Originally conceived to take place in person, this forum was imaginative as it remixed what we’ve come to know as online gathering spaces. Centering Blackness authentically and Black collecting institutions purposefully, ATBW was ultimately the Blackest space one could even begin to hope for with its infusion of musical interjections and improvisations by the talented Lamar Harris aka DJ Nune. This conference was hip hop and jazz (cool, reflexive, and creative) which is always understood to have originated from testimonies of the blues. But nothing about ATBW was reminiscent of a sorrowful past. Panels were part kitchen table conversation, part reunion familiarity, and all brilliance. As an audience member, one was able to witness and be in community through discursive forms of knowledge dissemination and collective explorations that examined the unique space between web and memory work.
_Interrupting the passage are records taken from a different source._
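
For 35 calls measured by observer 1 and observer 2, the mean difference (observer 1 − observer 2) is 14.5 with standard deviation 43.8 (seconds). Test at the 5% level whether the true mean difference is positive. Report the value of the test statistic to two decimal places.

H0: μ_d = 0; H1: μ_d > 0 (paired t-test on the differences, right-tailed).
t = d̄/(s_d/√n) = 14.5/(43.8/√35) = 1.96
df = n − 1 = 34
p-value = P(T ≥ 1.96) ≈ 0.0292
Since p ≈ 0.0292 < α = 0.05, reject H0; the data support H1.

1.96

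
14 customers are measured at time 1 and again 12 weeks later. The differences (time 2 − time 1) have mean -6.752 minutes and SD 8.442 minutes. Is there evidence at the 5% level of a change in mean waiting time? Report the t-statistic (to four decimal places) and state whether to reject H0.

H0: μ_d = 0; H1: μ_d ≠ 0 (paired t-test on the differences, two-sided).
t = d̄/(s_d/√n) = -6.752/(8.442/√14) = -2.9926
df = n − 1 = 13
Two-sided p-value ≈ 0.0104
Since p ≈ 0.0104 < α = 0.05, reject H0; the data support H1.

t = -2.9926; reject H0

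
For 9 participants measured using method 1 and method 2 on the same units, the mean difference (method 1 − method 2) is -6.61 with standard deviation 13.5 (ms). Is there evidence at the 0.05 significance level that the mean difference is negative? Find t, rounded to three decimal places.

H0: μ_d = 0; H1: μ_d < 0 (paired t-test on the differences, left-tailed).
t = d̄/(s_d/√n) = -6.61/(13.5/√9) = -1.469
df = n − 1 = 8
p-value = P(T ≤ -1.469) ≈ 0.090
Since p ≈ 0.090 > α = 0.05, fail to reject H0; the data do not provide sufficient evidence against H0.

-1.469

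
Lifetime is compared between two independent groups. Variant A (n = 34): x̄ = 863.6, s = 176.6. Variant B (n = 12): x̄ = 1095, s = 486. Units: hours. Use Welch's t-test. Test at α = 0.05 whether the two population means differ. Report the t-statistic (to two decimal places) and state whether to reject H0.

t = -1.61; fail to reject H0

Let group 1 = variant A, group 2 = variant B. H0: μ_1 = μ_2; H1: μ_1 ≠ μ_2 (Welch's two-sample t-test, two-sided).
t = (x̄_1 − x̄_2)/√(s_1²/n_1 + s_2²/n_2) = (863.6 − 1095)/√(176.6²/34 + 486²/12) = -1.61
Welch–Satterthwaite df ≈ 12.04
Two-sided p-value ≈ 0.133
Since p ≈ 0.133 > α = 0.05, fail to reject H0; the data do not provide sufficient evidence against H0.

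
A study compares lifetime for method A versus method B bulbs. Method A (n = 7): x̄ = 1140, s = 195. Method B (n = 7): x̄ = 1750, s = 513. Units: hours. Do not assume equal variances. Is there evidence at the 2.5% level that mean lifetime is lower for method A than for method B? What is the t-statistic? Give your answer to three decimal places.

Let group 1 = method A, group 2 = method B. H0: μ_1 = μ_2; H1: μ_1 < μ_2 (Welch's two-sample t-test, left-tailed).
t = (x̄_1 − x̄_2)/√(s_1²/n_1 + s_2²/n_2) = (1140 − 1750)/√(195²/7 + 513²/7) = -2.941
Welch–Satterthwaite df ≈ 7.70
p-value = P(T ≤ -2.941) ≈ 0.010
Since p ≈ 0.010 < α = 0.025, reject H0; the evidence is statistically significant.

-2.941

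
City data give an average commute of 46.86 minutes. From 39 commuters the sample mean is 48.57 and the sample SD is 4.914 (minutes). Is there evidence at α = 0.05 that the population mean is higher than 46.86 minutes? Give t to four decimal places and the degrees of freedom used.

t = 2.1732, df = 38

H0: μ = 46.86; H1: μ > 46.86 (one-sample t-test, right-tailed).
t = (x̄ − μ₀)/(s/√n) = (48.57 − 46.86)/(4.914/√39) = 2.1732
df = n − 1 = 38
p-value = P(T ≥ 2.1732) ≈ 0.018
Since p ≈ 0.018 < α = 0.05, reject H0; the data support H1.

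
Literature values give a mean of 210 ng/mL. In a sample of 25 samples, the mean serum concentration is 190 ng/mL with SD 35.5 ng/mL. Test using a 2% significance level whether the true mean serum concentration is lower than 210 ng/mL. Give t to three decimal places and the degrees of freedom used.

t = -2.817, df = 24

H0: μ = 210; H1: μ < 210 (one-sample t-test, left-tailed).
t = (x̄ − μ₀)/(s/√n) = (190 − 210)/(35.5/√25) = -2.817
df = n − 1 = 24
p-value = P(T ≤ -2.817) ≈ 0.0048
Since p ≈ 0.0048 < α = 0.02, reject H0; the evidence is statistically significant.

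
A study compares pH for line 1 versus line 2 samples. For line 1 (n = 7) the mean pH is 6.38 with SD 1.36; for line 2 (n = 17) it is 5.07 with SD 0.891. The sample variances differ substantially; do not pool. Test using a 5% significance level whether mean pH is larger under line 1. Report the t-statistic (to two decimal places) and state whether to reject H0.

Let group 1 = line 1, group 2 = line 2. H0: μ_1 = μ_2; H1: μ_1 > μ_2 (Welch's two-sample t-test, right-tailed).
t = (x̄_1 − x̄_2)/√(s_1²/n_1 + s_2²/n_2) = (6.38 − 5.07)/√(1.36²/7 + 0.891²/17) = 2.35
Welch–Satterthwaite df ≈ 8.21
p-value = P(T ≥ 2.35) ≈ 0.023
Since p ≈ 0.023 < α = 0.05, reject H0; the evidence is statistically significant.

t = 2.35; reject H0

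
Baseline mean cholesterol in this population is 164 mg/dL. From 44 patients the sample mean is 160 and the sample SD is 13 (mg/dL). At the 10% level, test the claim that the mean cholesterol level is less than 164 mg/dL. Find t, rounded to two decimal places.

H0: μ = 164; H1: μ < 164 (one-sample t-test, left-tailed).
t = (x̄ − μ₀)/(s/√n) = (160 − 164)/(13/√44) = -2.04
df = n − 1 = 43
p-value = P(T ≤ -2.04) ≈ 0.0237
Since p ≈ 0.0237 < α = 0.1, reject H0; the data support H1.

-2.04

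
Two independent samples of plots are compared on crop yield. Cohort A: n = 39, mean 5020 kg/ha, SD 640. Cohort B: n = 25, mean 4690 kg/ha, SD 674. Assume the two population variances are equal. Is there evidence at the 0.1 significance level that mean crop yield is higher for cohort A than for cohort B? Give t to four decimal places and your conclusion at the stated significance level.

t = 1.9714; reject H0

Let group 1 = cohort A, group 2 = cohort B. H0: μ_1 = μ_2; H1: μ_1 > μ_2 (two-sample pooled-variance t-test, right-tailed).
s_p² = [(39−1)·640² + (25−1)·674²]/(39+25−2) = 426894
t = (5020 − 4690)/√[426894·(1/39 + 1/25)] = 1.9714
df = n₁ + n₂ − 2 = 62
p-value = P(T ≥ 1.9714) ≈ 0.027
Since p ≈ 0.027 < α = 0.1, reject H0; the data support H1.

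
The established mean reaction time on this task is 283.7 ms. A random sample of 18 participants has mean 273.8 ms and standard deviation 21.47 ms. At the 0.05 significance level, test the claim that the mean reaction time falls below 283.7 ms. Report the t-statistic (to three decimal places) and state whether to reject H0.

H0: μ = 283.7; H1: μ < 283.7 (one-sample t-test, left-tailed).
t = (x̄ − μ₀)/(s/√n) = (273.8 − 283.7)/(21.47/√18) = -1.956
df = n − 1 = 17
p-value = P(T ≤ -1.956) ≈ 0.0335
Since p ≈ 0.0335 < α = 0.05, reject H0; the data support H1.

t = -1.956; reject H0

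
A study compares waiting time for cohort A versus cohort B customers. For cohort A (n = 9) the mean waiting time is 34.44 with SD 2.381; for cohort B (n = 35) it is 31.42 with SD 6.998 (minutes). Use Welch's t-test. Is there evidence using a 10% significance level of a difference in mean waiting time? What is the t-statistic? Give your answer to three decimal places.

Let group 1 = cohort A, group 2 = cohort B. H0: μ_1 = μ_2; H1: μ_1 ≠ μ_2 (Welch's two-sample t-test, two-sided).
t = (x̄_1 − x̄_2)/√(s_1²/n_1 + s_2²/n_2) = (34.44 − 31.42)/√(2.381²/9 + 6.998²/35) = 2.120
Welch–Satterthwaite df ≈ 38.41
Two-sided p-value ≈ 0.0405
Since p ≈ 0.0405 < α = 0.1, reject H0; the evidence is statistically significant.

2.120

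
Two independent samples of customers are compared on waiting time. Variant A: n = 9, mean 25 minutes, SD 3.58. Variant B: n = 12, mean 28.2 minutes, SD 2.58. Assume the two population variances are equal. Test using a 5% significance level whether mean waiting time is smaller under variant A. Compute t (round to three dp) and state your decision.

Let group 1 = variant A, group 2 = variant B. H0: μ_1 = μ_2; H1: μ_1 < μ_2 (two-sample pooled-variance t-test, left-tailed).
s_p² = [(9−1)·3.58² + (12−1)·2.58²]/(9+12−2) = 9.25008
t = (25 − 28.2)/√[9.25008·(1/9 + 1/12)] = -2.386
df = n₁ + n₂ − 2 = 19
p-value = P(T ≤ -2.386) ≈ 0.0138
Since p ≈ 0.0138 < α = 0.05, reject H0; the evidence is statistically significant.

t = -2.386; reject H0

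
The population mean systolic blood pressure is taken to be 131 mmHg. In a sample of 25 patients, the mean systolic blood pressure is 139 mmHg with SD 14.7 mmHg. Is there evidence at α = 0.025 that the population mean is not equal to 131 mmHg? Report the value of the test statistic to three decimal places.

2.721

H0: μ = 131; H1: μ ≠ 131 (one-sample t-test, two-sided).
t = (x̄ − μ₀)/(s/√n) = (139 − 131)/(14.7/√25) = 2.721
df = n − 1 = 24
Two-sided p-value ≈ 0.0119
Since p ≈ 0.0119 < α = 0.025, reject H0; the evidence is statistically significant.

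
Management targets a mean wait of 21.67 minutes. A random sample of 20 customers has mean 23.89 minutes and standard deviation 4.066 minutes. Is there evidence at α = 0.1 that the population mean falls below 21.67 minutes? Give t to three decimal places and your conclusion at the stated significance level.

t = 2.442; fail to reject H0

H0: μ = 21.67; H1: μ < 21.67 (one-sample t-test, left-tailed).
t = (x̄ − μ₀)/(s/√n) = (23.89 − 21.67)/(4.066/√20) = 2.442
df = n − 1 = 19
p-value = P(T ≤ 2.442) ≈ 0.988
Since p ≈ 0.988 > α = 0.1, fail to reject H0; the data do not provide sufficient evidence against H0.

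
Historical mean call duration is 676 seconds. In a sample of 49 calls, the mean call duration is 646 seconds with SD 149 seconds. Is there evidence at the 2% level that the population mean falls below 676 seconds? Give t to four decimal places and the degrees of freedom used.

t = -1.4094, df = 48

H0: μ = 676; H1: μ < 676 (one-sample t-test, left-tailed).
t = (x̄ − μ₀)/(s/√n) = (646 − 676)/(149/√49) = -1.4094
df = n − 1 = 48
p-value = P(T ≤ -1.4094) ≈ 0.0826
Since p ≈ 0.0826 > α = 0.02, fail to reject H0; the evidence is not statistically significant.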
Being in that space made clear that documenting Black folks utilizing the web is necessary in preserving the 21st century’s manifestation of the Black tradition. Exploring Black folks’ agency and impact on the web seems particularly poignant right now as we’ve seen how Black creatives recently resisted the eternal pathology of “Blackfishing”. Blackness has been commodified in ways that disrespect our humanity and allow others to profit off our creativity. During Black music month, Black Tik Tok creatives engaged in a staunch refusal to create online content. Bearing witness to this protest and the commentary about it has me deeply introspective about the work we engage in to preserve the originators. A more recent radical undertaking has seen Black creatives successfully reclaiming their artistic outputs as evidenced by the recent triumph of Tik Tok creator, Keara Wilson. Our work will ensure that her story and others are preserved, rendering a more accurate history of how Black people’s audacious forms of movement require a particularistic lens and documentation.
Archiving the Black Web was the balm, turn-up, and energy my soul needed. If you don’t believe me – check to see who all was there on the virtual stage. It was a function. It was a (re)orientation. It was blackness. It was abundant. This convening was needed. For a profession that is #archivessowhite, with such recent numbers from survey participants in the Women Archivists Section/SAA Salary Survey of the profession being 3% Black and 88% white and eerily mirroring those same numbers from the A*CENSUS from 2004. As someone who is still unlearning the value placements inscribed to me at library science school, this space was a seminar on Black Archival Studies/ Black Digital Studies.
This convening demonstrated engagements and research possibilities that observe the intersection of the web and Blackness. The forum included panels on joy, scholarship, print culture, activism, and space making. I appreciated Meredith Clark’s questions to panelists about their personal memory relating to Black web historical moments – signaling the importance of witnessing and introspection. As a technology conference there was reference and use of online digital tools and a continued appreciation for analog. Kimberly Drew mentioned the tactile nature of publishing a book evidencing web culture, or the Black press being the fullest archive of Black life (Paulette Brown-Hinds), or the individual tweet analysis approach of scholars in the first panel.
Multiple panels mentioned the importance of documenting the fullness of Black humanity. Scholars in the first panel, remarked on the tendency for research to address Blackness and technology from a deficit model under the guise of statistics about the digital divide. This space honored Black creativity and had a committed ethos to truly loving Black people. A love of Black people necessitates care and an understanding of the possibility of harm and belief in repair (Yusef Omowale). Yusef evoked Fred Moten and reminded the audience that “for us our understanding is that we are willing for the archive to burn. That the archive is not what is precious, our lives are precious.” Syreeta Gates’ brilliant framework of memory work as a flower business to demonstrate reverence and appreciation to honor folks and their legacy.
Archiving the Black Web created a space for fellowship and mission alignment. It demonstrated the opportunities before us and the importance of Black stewardship, love, and care in web archiving. With acknowledgement that this will take resources, skills, and developed expertise. The task is mighty before us, yet we must remember web archiving is not meant to be done alone (Zakiya Collier) and the importance of each of us taking a corner (Makiba Foster). With all the gems I am taking with me from this space, I will commit to determining which corner I will tend to and steward.
Andre Brock cited the powerful poem, Technology and Ethos by Amiri Baraka in the opening panel reminding us to recall the power of this piece. Baraka’s words are clear, “creation powered by the Black ethos brings very special results” and this is the essence of what we experienced about who we have always been, who we are and who we will become.
Archiving the Black Web yielded special results and gifted us with an energy renewal of epic proportions. I am still basking in the glory of the art of replay as it lives where it should on the stage of the world wide web – the vibe check is clear – the audacity, boldness and unapologetic stance of centering Black collective institutions pays homage to the ancestors and charts our course for the future. We can give ourselves even more by returning to spaces and gathering our truths, quilting them together and stitching our proverbial Black ethos through the intersections of our work as memory keepers.
Our spaces centering Blackness replenish us in ways that are irrefutable. Archiving the Black Web is now firmly grounded and rooted in the cultivation of the joy and resistance we find in being memory workers giving us permanence in the power of what we can yield together. We know intuitively that our work thrives on our connections with one another, and the archive reflects how humans process and gather information. We are keepers of the culture and our ability to be capacious in our understanding of what should be valued ensures that stories told in the future will always include us. May we continue to bear the fruit of our labor. Asé.